Deepfake Porn’s Stolen Bodies and AI Leaking Private Numbers

▼ Summary
– Sexualized deepfakes typically focus on victims whose faces are used without consent, but the people whose bodies are used are often overlooked.
– Adult content creators report that AI systems train on their work, clone their likenesses, and generate explicit content without their consent, offering little legal protection.
– AI chatbots like Gemini are exposing people’s real phone numbers, leading to unwanted contact from strangers.
– These privacy breaches occur because AI training data contains personally identifiable information, making it easier for chatbots to reveal it.
– Victims of these phone number leaks have few options to stop the breaches from happening.

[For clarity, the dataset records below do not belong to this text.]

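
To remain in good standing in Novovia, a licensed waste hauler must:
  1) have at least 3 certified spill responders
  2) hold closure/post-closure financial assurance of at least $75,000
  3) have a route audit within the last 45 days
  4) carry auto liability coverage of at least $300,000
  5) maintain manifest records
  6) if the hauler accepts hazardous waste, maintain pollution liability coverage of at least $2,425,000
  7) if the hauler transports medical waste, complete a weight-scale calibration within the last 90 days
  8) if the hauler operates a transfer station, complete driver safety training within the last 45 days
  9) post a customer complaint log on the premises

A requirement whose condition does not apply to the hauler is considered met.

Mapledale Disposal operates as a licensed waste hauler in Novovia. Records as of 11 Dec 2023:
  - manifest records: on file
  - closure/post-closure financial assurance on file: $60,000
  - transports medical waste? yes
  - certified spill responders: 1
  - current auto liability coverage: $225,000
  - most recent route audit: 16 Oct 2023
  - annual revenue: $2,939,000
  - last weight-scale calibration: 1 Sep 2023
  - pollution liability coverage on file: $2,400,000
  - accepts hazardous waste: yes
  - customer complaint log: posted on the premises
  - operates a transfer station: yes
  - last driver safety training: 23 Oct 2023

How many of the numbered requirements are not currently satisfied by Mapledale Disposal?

7

1. certified spill responders 1 < 3 → not met
2. closure/post-closure financial assurance $60,000 < $75,000 → not met
3. route audit 56 days ago vs limit 45 → not met
4. auto liability coverage $225,000 < $300,000 → not met
5. manifest records present → met
6. condition 'accepts hazardous waste' holds; pollution liability coverage $2,400,000 < $2,425,000 → not met
7. condition 'transports medical waste' holds; weight-scale calibration 101 days ago vs limit 90 → not met
8. condition 'operates a transfer station' holds; driver safety training 49 days ago vs limit 45 → not met
9. customer complaint log present → met
Not met: 7 of 9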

Discussions around sexualized deepfakes often center on the individuals whose faces are digitally grafted onto explicit material without permission. Yet, a second, frequently overlooked group is bearing the consequences: the real people whose bodies are being used as the template. Adult content creators report that AI systems are scraping their work, cloning their physical likenesses, and producing explicit videos and images they never consented to create. With minimal legal safeguards or recourse, they face a fundamental threat to their livelihoods, personal rights, and ownership over their own bodies.

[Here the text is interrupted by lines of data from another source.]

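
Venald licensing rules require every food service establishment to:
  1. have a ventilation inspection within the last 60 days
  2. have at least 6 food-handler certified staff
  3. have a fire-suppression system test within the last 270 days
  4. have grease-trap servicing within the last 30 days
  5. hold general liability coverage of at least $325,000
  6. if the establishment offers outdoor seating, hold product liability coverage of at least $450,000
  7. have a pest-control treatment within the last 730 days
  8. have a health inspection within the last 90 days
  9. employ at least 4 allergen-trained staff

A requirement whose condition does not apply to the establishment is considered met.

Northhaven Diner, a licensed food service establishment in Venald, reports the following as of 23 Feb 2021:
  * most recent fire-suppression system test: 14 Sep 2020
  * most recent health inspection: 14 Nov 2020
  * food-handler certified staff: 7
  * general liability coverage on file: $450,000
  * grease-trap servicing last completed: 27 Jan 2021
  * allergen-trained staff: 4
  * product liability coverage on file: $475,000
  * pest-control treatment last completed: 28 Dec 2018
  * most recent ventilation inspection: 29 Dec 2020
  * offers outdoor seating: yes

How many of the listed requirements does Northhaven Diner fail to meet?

2

1. ventilation inspection 56 days ago vs limit 60 → met
2. food-handler certified staff 7 ≥ 6 → met
3. fire-suppression system test 162 days ago vs limit 270 → met
4. grease-trap servicing 27 days ago vs limit 30 → met
5. general liability coverage $450,000 ≥ $325,000 → met
6. condition 'offers outdoor seating' holds; product liability coverage $475,000 ≥ $450,000 → met
7. pest-control treatment 788 days ago vs limit 730 → not met
8. health inspection 101 days ago vs limit 90 → not met
9. allergen-trained staff 4 ≥ 4 → met
Not met: 2 of 9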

In a separate but related privacy crisis, generative AI chatbots are leaking real phone numbers with alarming ease. A software developer began receiving unsolicited WhatsApp messages from people seeking legal help after Google’s Gemini surfaced his personal number. A university researcher managed to trick the same chatbot into revealing a colleague’s private cell. Meanwhile, a Reddit user claims Gemini directed a flood of callers to his phone, all of whom were searching for lawyers. Experts trace these breaches to personally identifiable information embedded in AI training data. The real danger, they warn, is that chatbots now make this sensitive data dramatically more searchable and accessible. Victims are discovering that once their number is exposed, there is almost nothing they can do to stop the spread.